I’ve been re-watching CSI during the continued lock-down. It’s an old favorite, even though there are some things that make me roll my eyes after so many months listening to true crime podcasts. (DNA results within a day? Forensic analysts interviewing people? Please.) In addition to providing great background noise, CSI has also provided an interesting counterpoint to The Suspicions of Mr. Whicher, by Kate Summerscale. This book has been on my to-read list for ages and I noticed one night while scrolling through the online listings by my local public library that it was available. The book details the shocking murder of Francis Saville Kent, aged 3, in 1860. When compared to the high tech possibilities of current criminal investigation, how on earth was it possible for a police detective to try and solve a case at a time when fingerprints were unknown?
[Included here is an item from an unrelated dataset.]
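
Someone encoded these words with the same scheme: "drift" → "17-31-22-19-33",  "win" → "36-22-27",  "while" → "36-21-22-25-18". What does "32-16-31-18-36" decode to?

screw

d is letter #4 and maps to 17: an offset of 13. Letters become their 1-based position plus 13 (so a→14, b→15, …).
Reversing it on 32-16-31-18-36: 32→(32−13)÷1=19=s, 16→(16−13)÷1=3=c, 31→(31−13)÷1=18=r, 18→(18−13)÷1=5=e, 36→(36−13)÷1=23=w.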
On the night of June 29-30, 1860, Francis Saville Kent was taken from his crib in a room he shared with his younger sister and governess, had his throat cut, and was placed in the vault of the outhouse. There was very little evidence to on. All Detective Jack Whicher had to go on, once he was summoned from London to Road in Wiltshire, was an upper middle class family who weren’t talking, a scrap of bloody newspaper, and a missing nightgown that belonged to the murdered boy’s older half-sister, Constance.

Detective Jack Whicher, c. 1860 (Image via Wikicommons)

If the case had happened in our era, samples would be taken from throughout Road Hill House. Fingerprint dust would be scattered everywhere. The family and servants would be asked for their DNA and fingerprints for comparison purposes. All Whicher had at the time were interviews. He talked to everyone in Road Hill House and something about Constance Kent struck him as wrong, so Whicher kept digging. Whicher started to talk to Constance’s school friends, looking for a motive, because he was sure that Constance had killed her brother.

While she details Whicher’s investigation and the subsequent legal wranglings, Summerscale dives into the world of Victorian detection. She explores fictional and actual detectives, and the tension between their popularity (true crime fans are nothing new) and the repulsion the public felt at detectives rooting out the skeletons in everyone’s closets. Summerscale even discusses Victorian language as words like “hunch” came to be associated with detectives. This last might sound boring but having Summerscale explain Victorian innuendo was extremely helpful. For example, knowing that when Victorians describe a relationship as “close,” what they really meant was secretive.

I was fascinated by The Suspicions of Mr. Whicher. In addition to being a great piece of true crime writing (Summerscale clearly did a ton of research for this book), it’s a brilliant example of social history. I definitely recommend this to fans of crime history, especially ones who read a lot of current true crime. Taking a look 160 years back had me thinking about what has changed and what hasn’t. While we rely on DNA and physical evidence to clinch cases, we still put a lot of stock in confessions and eyewitness statements. We love a good detective—until it looks like they might be wrong and are harassing someone who has been judged innocent in the court of public opinion. One thing that definitely hasn’t changed is our desire, even if we’re not in law enforcement ourselves, to try and figure out whodunit.

3 Comments

  1. I set this is one of the books for our summer school maybe 10 years ago now and paired it with Wilkie Collins’ The Moonstone’. Collins was very influenced by the case and you can see the parallels in his story. If you like his fiction you might want to read it while you‘Ve still got the Summerscale in your mind and can see just how he was incorporating various aspects of that case in what he was writing.